Does The Sex Cause The Music Or The Music Cause The Sex?
According to a research by the RAND Corporation in Pittsburgh, teens that listen predominately to music with degrading sexual lyrics are twice as likely to have sex within the following two years. RAND is a leading healthcare organization in the U.S. The research involved telephone interviews with 1461 participants from ages 12 to 17. The participants were first interviewed in 2001, and then again in 2002 and 2004 to see if music choice influenced lifestyle changes. 51% of the heavy listeners of degrading lyrics started to have sex within the following two years, while only 29% of the ones who listened to music with minimal to no degrading lyrics began having sex within the following two years (“Dirty song lyrics can prompt early teen sex”). The main genre of music being blamed for this sex surge is rap. Next in line is R&B and “rap rock.”
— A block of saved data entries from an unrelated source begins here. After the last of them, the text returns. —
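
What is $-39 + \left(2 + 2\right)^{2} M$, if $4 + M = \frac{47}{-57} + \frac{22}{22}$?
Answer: $- \frac{5711}{57} \approx -100.19$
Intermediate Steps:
$M = - \frac{218}{57}$ ($M = -4 + \left(\frac{47}{-57} + \frac{22}{22}\right) = -4 + \left(47 \left(- \frac{1}{57}\right) + 22 \cdot \frac{1}{22}\right) = -4 + \left(- \frac{47}{57} + 1\right) = -4 + \frac{10}{57} = - \frac{218}{57} \approx -3.8246$)
$-39 + \left(2 + 2\right)^{2} M = -39 + \left(2 + 2\right)^{2} \left(- \frac{218}{57}\right) = -39 + 4^{2} \left(- \frac{218}{57}\right) = -39 + 16 \left(- \frac{218}{57}\right) = -39 - \frac{3488}{57} = - \frac{5711}{57}$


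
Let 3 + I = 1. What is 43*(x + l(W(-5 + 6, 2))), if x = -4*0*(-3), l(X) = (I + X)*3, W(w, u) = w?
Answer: -129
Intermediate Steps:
I = -2 (I = -3 + 1 = -2)
l(X) = -6 + 3*X (l(X) = (-2 + X)*3 = -6 + 3*X)
x = 0 (x = 0*(-3) = 0)
43*(x + l(W(-5 + 6, 2))) = 43*(0 + (-6 + 3*(-5 + 6))) = 43*(0 + (-6 + 3*1)) = 43*(0 + (-6 + 3)) = 43*(0 - 3) = 43*(-3) = -129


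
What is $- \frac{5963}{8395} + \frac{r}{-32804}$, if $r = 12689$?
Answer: $- \frac{302134407}{275389580} \approx -1.0971$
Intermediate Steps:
$- \frac{5963}{8395} + \frac{r}{-32804} = - \frac{5963}{8395} + \frac{12689}{-32804} = \left(-5963\right) \frac{1}{8395} + 12689 \left(- \frac{1}{32804}\right) = - \frac{5963}{8395} - \frac{12689}{32804} = - \frac{302134407}{275389580}$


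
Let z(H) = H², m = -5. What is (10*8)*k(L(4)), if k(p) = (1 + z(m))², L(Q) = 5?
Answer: 54080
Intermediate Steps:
k(p) = 676 (k(p) = (1 + (-5)²)² = (1 + 25)² = 26² = 676)
(10*8)*k(L(4)) = (10*8)*676 = 80*676 = 54080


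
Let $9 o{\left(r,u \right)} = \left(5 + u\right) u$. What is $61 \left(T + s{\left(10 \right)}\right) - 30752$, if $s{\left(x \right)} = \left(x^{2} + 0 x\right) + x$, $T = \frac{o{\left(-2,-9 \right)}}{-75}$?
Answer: $- \frac{1803394}{75} \approx -24045.0$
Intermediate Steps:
$o{\left(r,u \right)} = \frac{u \left(5 + u\right)}{9}$ ($o{\left(r,u \right)} = \frac{\left(5 + u\right) u}{9} = \frac{u \left(5 + u\right)}{9}$)
$T = - \frac{4}{75}$ ($T = \frac{\frac{1}{9} \left(-9\right) \left(5 - 9\right)}{-75} = \frac{1}{9} \left(-9\right) \left(-4\right) \left(- \frac{1}{75}\right) = 4 \left(- \frac{1}{75}\right) = - \frac{4}{75} \approx -0.053333$)
$s{\left(x \right)} = x + x^{2}$ ($s{\left(x \right)} = \left(x^{2} + 0\right) + x = x^{2} + x = x + x^{2}$)
$61 \left(T + s{\left(10 \right)}\right) - 30752 = 61 \left(- \frac{4}{75} + 10 \left(1 + 10\right)\right) - 30752 = 61 \left(- \frac{4}{75} + 10 \cdot 11\right) - 30752 = 61 \left(- \frac{4}{75} + 110\right) - 30752 = 61 \cdot \frac{8246}{75} - 30752 = \frac{503006}{75} - 30752 = - \frac{1803394}{75}$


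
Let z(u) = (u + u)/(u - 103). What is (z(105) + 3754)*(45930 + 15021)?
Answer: 235209909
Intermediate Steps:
z(u) = 2*u/(-103 + u) (z(u) = (2*u)/(-103 + u) = 2*u/(-103 + u))
(z(105) + 3754)*(45930 + 15021) = (2*105/(-103 + 105) + 3754)*(45930 + 15021) = (2*105/2 + 3754)*60951 = (2*105*(½) + 3754)*60951 = (105 + 3754)*60951 = 3859*60951 = 235209909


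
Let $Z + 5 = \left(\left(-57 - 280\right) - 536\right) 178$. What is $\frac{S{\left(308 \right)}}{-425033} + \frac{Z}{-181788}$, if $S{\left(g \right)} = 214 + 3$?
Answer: $\frac{9430036453}{11037985572} \approx 0.85433$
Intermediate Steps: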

The question is whether the music is influencing this behavior, or merely commenting on a behavior that is already prevalent in society. It seems extreme to blame lyrics for the spread of STDs and teen pregnancies. True, the youth listens to an average of 1.5 to 2.5 hours of music a day with 40 percent of the songs referring to sex, but is this content change driven purely by the artists (“Rap music blamed for teen pregnancy”)? Perhaps, the artists are commenting on what they already see in society. Teens relate to this music, because it speaks about issues that they themselves may be thinking about or experiencing. Content may not even have changed that much, when you look back to artists like Elvis. Music has always had sexual connotations, but today, the lyrics just seem more blatant. Society also displays sex more than it did during Elvis’s time, from TV content to advertisements. Music could just be following this trend. Music appears in this case to be the easy way out of an issue that is yet unsolved.